Dla koncernów cukrowniczych – pomyślna, dla plantatorów – długa i męcząca, taka była kampania cukrownicza 2009/2010. Choć pogoda sprzyjała plantatorom, wspomagając plonowanie oraz przyczyniając się do wysokiej średniej polaryzacji, to nie była łaskawa w okresie transportowania surowca do zakładów przetwórczych.
Najkrócej kampania trwała w Chełmży i Opalenicy – zakładach Nordzucker Polska S.A. Zakończyła się 28 grudnia w Opalenicy i 14 grudnia w Chełmży. Trwała niespełna dwa miesiące. W ramach plantatorów oddających surowiec do tego koncernu, padły także dwa inne rekordy: plon z hektara – 60,4 t oraz polaryzacji 17,4%. W stosunku do zeszłorocznych wyników plantatorzy poprawili polaryzację o 0,4%, a wydajność wzrosła tutaj aż o 5,5 t/ha.
Dobre wyniki mają też Sudzucker Polska S.A. oraz Pfeifer&Langen Polska S.A. W pierwszym z koncernów, skupującym na południu Polski, polaryzacja wynosiła 16,5%, a wydajność z hektara to 60 ton. W Pfeifer&Langen natomiast osiągnięto polaryzację w wysokości 17,07% – niższą od ubiegłorocznej o 1,17%. Łącznie niemiecki koncerny skupiły 5 mln ton buraka cukrowego. Najwięcej Sudzucker – 2,6 mln ton od 8084 plantatorów, najmniej Nordzuzcker 1,1 mln t od 3269 rolników.

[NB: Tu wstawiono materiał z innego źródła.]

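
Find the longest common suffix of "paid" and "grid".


Word 1: "paid"
Word 2: "grid"
Comparing from end:
  Pos -1: 'd' == 'd'
  Pos -2: 'i' == 'i'
  Pos -3: 'a' != 'r' (stop)
LCS = "id" (length 2)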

Jeśli chodzi o wyniki największego w naszym kraju przetwórcy – Krajowej Spółki Cukrowej, to są one chwilowo owiane tajemnicą. Poinformowano nas jedynie, że plantatorzy osiągnęli rekordowo wysoki plon z hektara (w zeszłym roku na skutek małej wydajności, Spółka wyprodukowała 75 tys. ton cukru mniej niż zezwalał jej na to limit – 550 tys. ton), a Spółka jest w pełni zadowolona z jej wyników. Wiadomo jedynie, że tegoroczny wynik to kilkadziesiąt tysięcy ton więcej ponad limit cukrowy KSC.
Jedno jest pewne: padł kolejny rekord. Długość kampanii w Polskim Cukrze to prawie 4 miesiące! Kampania zaczęła się 22.09.2009 r., a zakończyła dopiero 20.01.2010 r. w Nakle!
– Tegoroczna kampania była długa i męcząca – mówi Dyrektor Okręgowego Związku Plantatorów Buraka Cukrowego w Bydgoszczy. – Buraki kopane późno mają niską polaryzację. Rosła ona w ubiegłym roku jedynie do ok. 20 października. Były przypadki, że w grudniu i na początku stycznia buraki miały polaryzację nawet w granicach 15%. Choć kampania zakończyła się szczęśliwie, to Ci, którzy wykopywali korzenie w listopadzie i grudniu, a także Ci, którzy musieli okrywać buraki na pryzmach niewątpliwie stracili.